Esses são alguns dos resultados da 29ª Global CEO Survey, lançada pela PwC, que ouviu 4.400 executivos em 95 países, incluindo o Brasil. O estudo apontou que caiu de 83% para 57% o porcentual de CEOs do setor de energia e serviços de utilidade pública no Brasil que projetam aceleração do crescimento econômico mundial. Entre os pares globais, a previsão de aceleração é feita por 64%. No plano doméstico, recuou de 77% para 57% o número de CEOs que esperam maior ritmo de crescimento da economia, enquanto 23% esperam desaceleração. Na média nacional, considerando CEOs de diferentes setores, 60% esperam aceleração e 20% desaceleração.
A confiança quanto ao crescimento da receita também arrefeceu em 2026, após o pico observado em 2024. A parcela de executivos que se declaram “muito” ou “extremamente” confiantes nos próximos 12 meses baixou de 45% em 2024 para 31% em 2025, oscilando a 33% em 2026. No cenário para os próximos três anos, o porcentual se manteve nos 40%, ante os 61% anotados em 2024.

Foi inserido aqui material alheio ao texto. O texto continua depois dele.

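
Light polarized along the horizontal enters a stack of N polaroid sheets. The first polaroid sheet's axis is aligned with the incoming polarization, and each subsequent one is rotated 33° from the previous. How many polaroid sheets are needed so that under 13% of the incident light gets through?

N = 7

First polarizer is aligned with the polarization: full transmission.
Each further stage multiplies by cos²(33°) = 0.7034.
After N polarizers: T = 0.7034^(N−1). Require T < 0.13 ⇒ N−1 > ln(0.13)/ln(0.7034) = 5.80, so N−1 ≥ 6 and N = 7.
Check: N=7 gives T = 0.1211 < 0.13; N=6 gives T = 0.1722.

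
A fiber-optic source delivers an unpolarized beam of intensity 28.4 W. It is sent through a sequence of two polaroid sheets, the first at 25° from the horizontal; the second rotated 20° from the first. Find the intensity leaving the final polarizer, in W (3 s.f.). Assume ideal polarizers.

Unpolarized light through the first polarizer → I₁ = 28.4 W/2 = 14.2 W, polarized at 25°.
I₂ = I₁ · cos²(20°) = 14.2 · 0.883 = 12.54 W.

I ≈ 12.5 W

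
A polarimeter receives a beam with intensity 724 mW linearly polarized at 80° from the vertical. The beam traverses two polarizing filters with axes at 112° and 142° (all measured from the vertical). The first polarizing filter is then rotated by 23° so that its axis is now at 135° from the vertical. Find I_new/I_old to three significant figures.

I_new/I_old ≈ 0.601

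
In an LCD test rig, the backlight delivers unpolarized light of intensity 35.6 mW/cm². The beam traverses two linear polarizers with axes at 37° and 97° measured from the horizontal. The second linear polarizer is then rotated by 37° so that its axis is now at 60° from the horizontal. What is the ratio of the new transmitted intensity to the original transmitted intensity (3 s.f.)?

Before rotation:
Unpolarized light through the first polarizer → I₁ = ½ I₀, now polarized at 37°.
I₂ = I₁ cos²(97° − 37°) = 0.5 I₀ · cos²(60°) = 0.125 I₀.
After rotation:
Unpolarized light through the first polarizer → I₁ = ½ I₀, now polarized at 37°.
I₂ = I₁ cos²(60° − 37°) = 0.5 I₀ · cos²(23°) = 0.4237 I₀.
Ratio = 0.4237 / 0.125 = 3.389.

I_new/I_old ≈ 3.39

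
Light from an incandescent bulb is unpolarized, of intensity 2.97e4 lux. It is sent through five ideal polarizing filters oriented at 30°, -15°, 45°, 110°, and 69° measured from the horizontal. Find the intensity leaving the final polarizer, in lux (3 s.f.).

Unpolarized light through the first polarizer → I₁ = 2.97e4 lux/2 = 1.485e+04 lux, polarized at 30°.
I₂ = I₁ · cos²(45°) = 1.485e+04 · 0.5 = 7425 lux.
I₃ = I₂ · cos²(60°) = 7425 · 0.25 = 1856 lux.
I₄ = I₃ · cos²(65°) = 1856 · 0.1786 = 331.5 lux.
I₅ = I₄ · cos²(41°) = 331.5 · 0.5696 = 188.8 lux.

I ≈ 189 lux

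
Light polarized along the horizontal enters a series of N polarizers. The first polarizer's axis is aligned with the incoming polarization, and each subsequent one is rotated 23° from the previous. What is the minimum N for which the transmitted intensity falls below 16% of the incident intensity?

N = 13

First polarizer is aligned with the polarization: full transmission.
Each further stage multiplies by cos²(23°) = 0.8473.
After N polarizers: T = 0.8473^(N−1). Require T < 0.16 ⇒ N−1 > ln(0.16)/ln(0.8473) = 11.06, so N−1 ≥ 12 and N = 13.
Check: N=13 gives T = 0.137 < 0.16; N=12 gives T = 0.1616.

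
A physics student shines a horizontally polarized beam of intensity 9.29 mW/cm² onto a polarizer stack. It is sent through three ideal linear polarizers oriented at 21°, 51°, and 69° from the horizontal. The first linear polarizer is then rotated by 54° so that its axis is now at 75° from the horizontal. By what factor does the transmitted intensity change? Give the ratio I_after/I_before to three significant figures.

Before rotation:
By Malus's law, I₁ = I₀ cos²(21° − 0°) = I₀ cos²(21°) = 0.8716 I₀.
I₂ = I₁ cos²(51° − 21°) = 0.8716 I₀ · cos²(30°) = 0.6537 I₀.
I₃ = I₂ cos²(69° − 51°) = 0.6537 I₀ · cos²(18°) = 0.5913 I₀.
After rotation:
I₁ = I₀ cos²(75° − 0°) = I₀ cos²(75°) = 0.06699 I₀.
I₂ = I₁ cos²(51° − 75°) = 0.06699 I₀ · cos²(24°) = 0.05591 I₀.
I₃ = I₂ cos²(69° − 51°) = 0.05591 I₀ · cos²(18°) = 0.05057 I₀.
Ratio = 0.05057 / 0.5913 = 0.08552.

I_new/I_old ≈ 0.0855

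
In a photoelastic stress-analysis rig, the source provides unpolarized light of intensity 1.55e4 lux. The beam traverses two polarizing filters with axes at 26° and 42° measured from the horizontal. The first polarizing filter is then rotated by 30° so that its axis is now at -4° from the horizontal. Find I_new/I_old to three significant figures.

I_new/I_old ≈ 0.522

Before rotation:
Unpolarized light through the first polarizer → I₁ = ½ I₀, now polarized at 26°.
I₂ = I₁ cos²(42° − 26°) = 0.5 I₀ · cos²(16°) = 0.462 I₀.
After rotation:
Unpolarized light through the first polarizer → I₁ = ½ I₀, now polarized at -4°.
I₂ = I₁ cos²(42° + 4°) = 0.5 I₀ · cos²(46°) = 0.2413 I₀.
Ratio = 0.2413 / 0.462 = 0.5222.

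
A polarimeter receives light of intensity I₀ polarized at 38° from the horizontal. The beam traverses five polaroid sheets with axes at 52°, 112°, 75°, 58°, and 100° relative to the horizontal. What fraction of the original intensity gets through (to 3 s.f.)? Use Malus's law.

≈ 0.0758 I₀

By Malus's law, I₁ = I₀ cos²(52° − 38°) = I₀ cos²(14°) = 0.9415 I₀.
I₂ = I₁ cos²(112° − 52°) = 0.9415 I₀ · cos²(60°) = 0.2354 I₀.
I₃ = I₂ cos²(75° − 112°) = 0.2354 I₀ · cos²(37°) = 0.1501 I₀.
I₄ = I₃ cos²(58° − 75°) = 0.1501 I₀ · cos²(17°) = 0.1373 I₀.
I₅ = I₄ cos²(100° − 58°) = 0.1373 I₀ · cos²(42°) = 0.07582 I₀.
Transmitted fraction = 0.07582.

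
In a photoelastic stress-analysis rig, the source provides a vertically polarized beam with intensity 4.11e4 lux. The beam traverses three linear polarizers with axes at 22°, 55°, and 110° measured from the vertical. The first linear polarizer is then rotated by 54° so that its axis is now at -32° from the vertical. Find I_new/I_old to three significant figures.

I_new/I_old ≈ 0.00326

Before rotation:
I₁ = I₀ cos²(22° − 0°) = I₀ cos²(22°) = 0.8597 I₀.
I₂ = I₁ cos²(55° − 22°) = 0.8597 I₀ · cos²(33°) = 0.6047 I₀.
I₃ = I₂ cos²(110° − 55°) = 0.6047 I₀ · cos²(55°) = 0.1989 I₀.
After rotation:
I₁ = I₀ cos²(-32° − 0°) = I₀ cos²(32°) = 0.7192 I₀.
I₂ = I₁ cos²(55° + 32°) = 0.7192 I₀ · cos²(87°) = 0.00197 I₀.
I₃ = I₂ cos²(110° − 55°) = 0.00197 I₀ · cos²(55°) = 0.0006481 I₀.
Ratio = 0.0006481 / 0.1989 = 0.003258.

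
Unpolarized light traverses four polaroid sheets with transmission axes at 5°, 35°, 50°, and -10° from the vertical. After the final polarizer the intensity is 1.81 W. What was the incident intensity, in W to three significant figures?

I₀ ≈ 20.7 W

Unpolarized light through the first polarizer → I₁ = ½ I₀, now polarized at 5°.
I₂ = I₁ cos²(35° − 5°) = 0.5 I₀ · cos²(30°) = 0.375 I₀.
I₃ = I₂ cos²(50° − 35°) = 0.375 I₀ · cos²(15°) = 0.3499 I₀.
I₄ = I₃ cos²(-10° − 50°) = 0.3499 I₀ · cos²(60°) = 0.08747 I₀.
So 1.81 W = 0.08747 I₀, giving I₀ = 1.81/0.08747 = 20.69 W.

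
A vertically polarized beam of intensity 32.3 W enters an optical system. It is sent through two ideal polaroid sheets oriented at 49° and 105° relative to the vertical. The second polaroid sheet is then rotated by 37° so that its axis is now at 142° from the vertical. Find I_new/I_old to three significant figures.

I_new/I_old ≈ 0.00876

Before rotation:
By Malus's law, I₁ = I₀ cos²(49° − 0°) = I₀ cos²(49°) = 0.4304 I₀.
I₂ = I₁ cos²(105° − 49°) = 0.4304 I₀ · cos²(56°) = 0.1346 I₀.
After rotation:
I₁ = I₀ cos²(49° − 0°) = I₀ cos²(49°) = 0.4304 I₀.
Angle between axes 1 and 2: 87°. I₂ = 0.4304 I₀ · cos²(87°) = 0.001179 I₀.
Ratio = 0.001179 / 0.1346 = 0.008759.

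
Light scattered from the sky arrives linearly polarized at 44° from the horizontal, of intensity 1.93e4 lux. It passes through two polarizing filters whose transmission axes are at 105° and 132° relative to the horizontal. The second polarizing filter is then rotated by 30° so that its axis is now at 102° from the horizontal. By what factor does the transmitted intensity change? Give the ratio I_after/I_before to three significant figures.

I_new/I_old ≈ 1.26

Before rotation:
By Malus's law, I₁ = I₀ cos²(105° − 44°) = I₀ cos²(61°) = 0.235 I₀.
I₂ = I₁ cos²(132° − 105°) = 0.235 I₀ · cos²(27°) = 0.1866 I₀.
After rotation:
I₁ = I₀ cos²(105° − 44°) = I₀ cos²(61°) = 0.235 I₀.
I₂ = I₁ cos²(102° − 105°) = 0.235 I₀ · cos²(3°) = 0.2344 I₀.
Ratio = 0.2344 / 0.1866 = 1.256.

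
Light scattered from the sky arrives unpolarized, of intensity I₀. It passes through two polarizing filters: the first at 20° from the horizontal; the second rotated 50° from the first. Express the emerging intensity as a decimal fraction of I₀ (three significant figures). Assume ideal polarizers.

≈ 0.207 I₀

Unpolarized light through the first polarizer → I₁ = ½ I₀, now polarized at 20°.
I₂ = I₁ cos²(50°) = 0.5 · 0.4132 I₀ = 0.2066 I₀.
Transmitted fraction = 0.2066.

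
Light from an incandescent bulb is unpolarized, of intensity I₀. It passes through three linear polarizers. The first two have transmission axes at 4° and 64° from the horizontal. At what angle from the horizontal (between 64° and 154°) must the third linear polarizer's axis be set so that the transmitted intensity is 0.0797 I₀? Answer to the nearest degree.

θ ≈ 101°

Unpolarized light through the first polarizer → I₁ = ½ I₀, now polarized at 4°.
I₂ = I₁ cos²(64° − 4°) = 0.5 I₀ · cos²(60°) = 0.125 I₀.
Need I₃/I₀ = 0.0797, so cos²(θ − 64°) = 0.0797 / 0.125 = 0.6376.
θ − 64° = arccos(√0.6376) = 37.0°, giving θ ≈ 64 + 37.0 = 101.0°.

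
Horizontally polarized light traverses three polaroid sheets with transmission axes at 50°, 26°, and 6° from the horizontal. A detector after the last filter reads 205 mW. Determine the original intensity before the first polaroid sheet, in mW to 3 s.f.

I₀ ≈ 673 mW

By Malus's law, I₁ = I₀ cos²(50° − 0°) = I₀ cos²(50°) = 0.4132 I₀.
I₂ = I₁ cos²(26° − 50°) = 0.4132 I₀ · cos²(24°) = 0.3448 I₀.
I₃ = I₂ cos²(6° − 26°) = 0.3448 I₀ · cos²(20°) = 0.3045 I₀.
So 205 mW = 0.3045 I₀, giving I₀ = 205/0.3045 = 673.3 mW.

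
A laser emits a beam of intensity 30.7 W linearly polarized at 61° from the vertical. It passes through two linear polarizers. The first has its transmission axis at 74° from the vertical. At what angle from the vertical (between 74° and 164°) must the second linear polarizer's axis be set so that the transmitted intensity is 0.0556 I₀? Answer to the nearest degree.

I₁ = I₀ cos²(74° − 61°) = I₀ cos²(13°) = 0.9494 I₀.
Need I₂/I₀ = 0.0556, so cos²(θ − 74°) = 0.0556 / 0.9494 = 0.05856.
θ − 74° = arccos(√0.05856) = 76.0°, giving θ ≈ 74 + 76.0 = 150.0°.

θ ≈ 150°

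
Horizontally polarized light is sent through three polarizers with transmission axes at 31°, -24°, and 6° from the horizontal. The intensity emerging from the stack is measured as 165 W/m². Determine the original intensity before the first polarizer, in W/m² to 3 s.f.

I₀ ≈ 910 W/m²

I₁ = I₀ cos²(31° − 0°) = I₀ cos²(31°) = 0.7347 I₀.
I₂ = I₁ cos²(-24° − 31°) = 0.7347 I₀ · cos²(55°) = 0.2417 I₀.
I₃ = I₂ cos²(6° + 24°) = 0.2417 I₀ · cos²(30°) = 0.1813 I₀.
So 165 W/m² = 0.1813 I₀, giving I₀ = 165/0.1813 = 910.1 W/m².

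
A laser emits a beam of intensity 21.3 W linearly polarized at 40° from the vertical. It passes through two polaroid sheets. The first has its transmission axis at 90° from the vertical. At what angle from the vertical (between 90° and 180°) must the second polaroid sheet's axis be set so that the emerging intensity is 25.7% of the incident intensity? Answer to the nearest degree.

I₁ = I₀ cos²(90° − 40°) = I₀ cos²(50°) = 0.4132 I₀.
Need I₂/I₀ = 0.257, so cos²(θ − 90°) = 0.257 / 0.4132 = 0.622.
θ − 90° = arccos(√0.622) = 37.9°, giving θ ≈ 90 + 37.9 = 127.9°.

θ ≈ 128°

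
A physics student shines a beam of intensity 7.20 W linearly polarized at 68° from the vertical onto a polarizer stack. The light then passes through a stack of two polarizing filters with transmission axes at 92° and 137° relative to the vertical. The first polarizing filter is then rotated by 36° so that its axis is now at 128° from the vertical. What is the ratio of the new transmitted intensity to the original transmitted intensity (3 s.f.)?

Before rotation:
I₁ = I₀ cos²(92° − 68°) = I₀ cos²(24°) = 0.8346 I₀.
I₂ = I₁ cos²(137° − 92°) = 0.8346 I₀ · cos²(45°) = 0.4173 I₀.
After rotation:
I₁ = I₀ cos²(128° − 68°) = I₀ cos²(60°) = 0.25 I₀.
I₂ = I₁ cos²(137° − 128°) = 0.25 I₀ · cos²(9°) = 0.2439 I₀.
Ratio = 0.2439 / 0.4173 = 0.5845.

I_new/I_old ≈ 0.584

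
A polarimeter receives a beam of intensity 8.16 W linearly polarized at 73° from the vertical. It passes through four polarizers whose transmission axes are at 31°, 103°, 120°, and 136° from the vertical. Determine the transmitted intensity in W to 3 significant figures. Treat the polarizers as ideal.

I ≈ 0.364 W

I₁ = 8.16 W · cos²(42°) = 4.506 W.
I₂ = I₁ · cos²(72°) = 4.506 · 0.09549 = 0.4303 W.
I₃ = I₂ · cos²(17°) = 0.4303 · 0.9145 = 0.3935 W.
I₄ = I₃ · cos²(16°) = 0.3935 · 0.924 = 0.3636 W.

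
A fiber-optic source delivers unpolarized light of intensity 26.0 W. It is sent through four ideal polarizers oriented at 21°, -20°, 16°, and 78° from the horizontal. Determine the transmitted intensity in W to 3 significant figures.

I ≈ 1.07 W

Unpolarized light through the first polarizer → I₁ = 26.0 W/2 = 13 W, polarized at 21°.
I₂ = I₁ · cos²(41°) = 13 · 0.5696 = 7.405 W.
I₃ = I₂ · cos²(36°) = 7.405 · 0.6545 = 4.846 W.
I₄ = I₃ · cos²(62°) = 4.846 · 0.2204 = 1.068 W.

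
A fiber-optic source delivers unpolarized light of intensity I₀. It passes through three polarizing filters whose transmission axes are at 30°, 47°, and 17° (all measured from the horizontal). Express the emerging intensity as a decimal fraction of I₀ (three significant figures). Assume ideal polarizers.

≈ 0.343 I₀

Unpolarized light through the first polarizer → I₁ = ½ I₀, now polarized at 30°.
I₂ = I₁ cos²(47° − 30°) = 0.5 I₀ · cos²(17°) = 0.4573 I₀.
I₃ = I₂ cos²(17° − 47°) = 0.4573 I₀ · cos²(30°) = 0.3429 I₀.
Transmitted fraction = 0.3429.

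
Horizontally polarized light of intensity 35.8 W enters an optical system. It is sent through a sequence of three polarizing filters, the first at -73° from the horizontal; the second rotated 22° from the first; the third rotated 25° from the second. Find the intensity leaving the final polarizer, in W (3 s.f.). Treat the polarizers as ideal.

I₁ = 35.8 W · cos²(73°) = 3.06 W.
I₂ = I₁ · cos²(22°) = 3.06 · 0.8597 = 2.631 W.
I₃ = I₂ · cos²(25°) = 2.631 · 0.8214 = 2.161 W.

I ≈ 2.16 W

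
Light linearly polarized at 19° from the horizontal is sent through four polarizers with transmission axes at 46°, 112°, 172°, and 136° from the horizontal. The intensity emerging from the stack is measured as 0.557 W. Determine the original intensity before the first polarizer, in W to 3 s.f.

I₁ = I₀ cos²(46° − 19°) = I₀ cos²(27°) = 0.7939 I₀.
I₂ = I₁ cos²(112° − 46°) = 0.7939 I₀ · cos²(66°) = 0.1313 I₀.
I₃ = I₂ cos²(172° − 112°) = 0.1313 I₀ · cos²(60°) = 0.03283 I₀.
I₄ = I₃ cos²(136° − 172°) = 0.03283 I₀ · cos²(36°) = 0.02149 I₀.
So 0.557 W = 0.02149 I₀, giving I₀ = 0.557/0.02149 = 25.92 W.

I₀ ≈ 25.9 W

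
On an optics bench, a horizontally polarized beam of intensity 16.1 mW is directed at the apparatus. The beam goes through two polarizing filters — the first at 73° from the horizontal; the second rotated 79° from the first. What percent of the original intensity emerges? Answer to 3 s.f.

≈ 0.311%

By Malus's law, I₁ = 16.1 mW · cos²(73°) = 1.376 mW.
I₂ = I₁ · cos²(79°) = 1.376 · 0.03641 = 0.05011 mW.
That is 0.3112% of the incident intensity.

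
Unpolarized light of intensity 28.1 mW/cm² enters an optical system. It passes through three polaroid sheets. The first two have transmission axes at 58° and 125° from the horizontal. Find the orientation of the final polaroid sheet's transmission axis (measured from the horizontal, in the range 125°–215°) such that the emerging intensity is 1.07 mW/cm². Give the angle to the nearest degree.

Unpolarized light through the first polarizer → I₁ = ½ I₀, now polarized at 58°.
I₂ = I₁ cos²(125° − 58°) = 0.5 I₀ · cos²(67°) = 0.07634 I₀.
Target fraction: 1.07 / 28.1 mW/cm² = 0.03808 of I₀.
Need I₃/I₀ = 0.03808, so cos²(θ − 125°) = 0.03808 / 0.07634 = 0.4988.
θ − 125° = arccos(√0.4988) = 45.1°, giving θ ≈ 125 + 45.1 = 170.1°.

θ ≈ 170°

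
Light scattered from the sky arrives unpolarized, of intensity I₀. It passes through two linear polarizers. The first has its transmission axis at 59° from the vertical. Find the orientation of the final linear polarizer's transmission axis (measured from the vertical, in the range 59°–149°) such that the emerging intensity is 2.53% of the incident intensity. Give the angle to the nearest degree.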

Para a PwC, os dados indicam que o setor atravessa uma fase de recalibração das expectativas, com os executivos ajustando as projeções a um cenário de maior incerteza, mantendo uma visão ainda positiva, porém, mais contida e seletiva, tanto no curto quanto no médio prazo.
A pesquisa indicou também que as preocupações dos executivos brasileiros de empresas de energia e saneamento estão concentradas na instabilidade macroeconômica, citada por 33% dos entrevistados, seguida por disrupção tecnológica e fatores operacionais críticos (27%).
A conjuntura mais desafiadora também faz os CEOs concentrarem mais de 56% de seu tempo em temas de curto prazo, enquanto questões de médio prazo (de um a cinco anos) respondem por 33% da agenda e aquelas de prazo mais longo (superior a cinco anos) ocupam apenas 11% do tempo, abaixo dos pares globais, que dedicam de 50% da agenda para questões com prazos superiores a 12 meses.
Ambiente
Segundo o sócio e líder da indústria de Energia e Serviços de Utilidade Pública da PwC, Daniel Martins, o retrato reflete as especificidades do ambiente macroeconômico local, de altos juros e consequente elevado custo de capital. Ele cita também o atual momento político pré-eleitoral e de intensa polarização, que traz incerteza quanto ao futuro, além da turbulência que o setor energético tem vivido nos últimos anos.
No entanto, ele alerta para a possibilidade de paralisia, em especial frente às inovações tecnológicas. A pesquisa mostrou que 47% dos CEOs de empresas brasileiras de energia e saneamento consideram inovação como “componente crítico” para a estratégia de negócios. No entanto, na prática, a abordagem desse tema é limitada: a colaboração com parceiros externos alcança apenas 23% das empresas, abaixo dos 35% observados no setor globalmente (35%), enquanto apenas 3% testam novas ideias rapidamente com clientes ou usuários finais, em contraste com 29% no setor globalmente.
“O setor de energia é um setor tradicional, por ser um setor de investimento de longo prazo, e demora mais para se mexer do que outros, mas acho que estamos muito atrasados em relação a inovação, tecnologias, tem muita coisa para fazer”, diz Martins.
Ele cita como exemplo a lentidão em adotar novas tecnologias que permitam administrar as redes elétricas com mais eficiência, para lidar com o aumento da complexidade trazida pelas mudanças climáticas e pela transição energética. “Podemos estar perdendo uma oportunidade. Estamos hoje num panorama de tecnologia que justifica repensar por completo como devemos fazer as coisas. Há espaço para a gente reinventar os processos, as operações, os negócios”, afirma.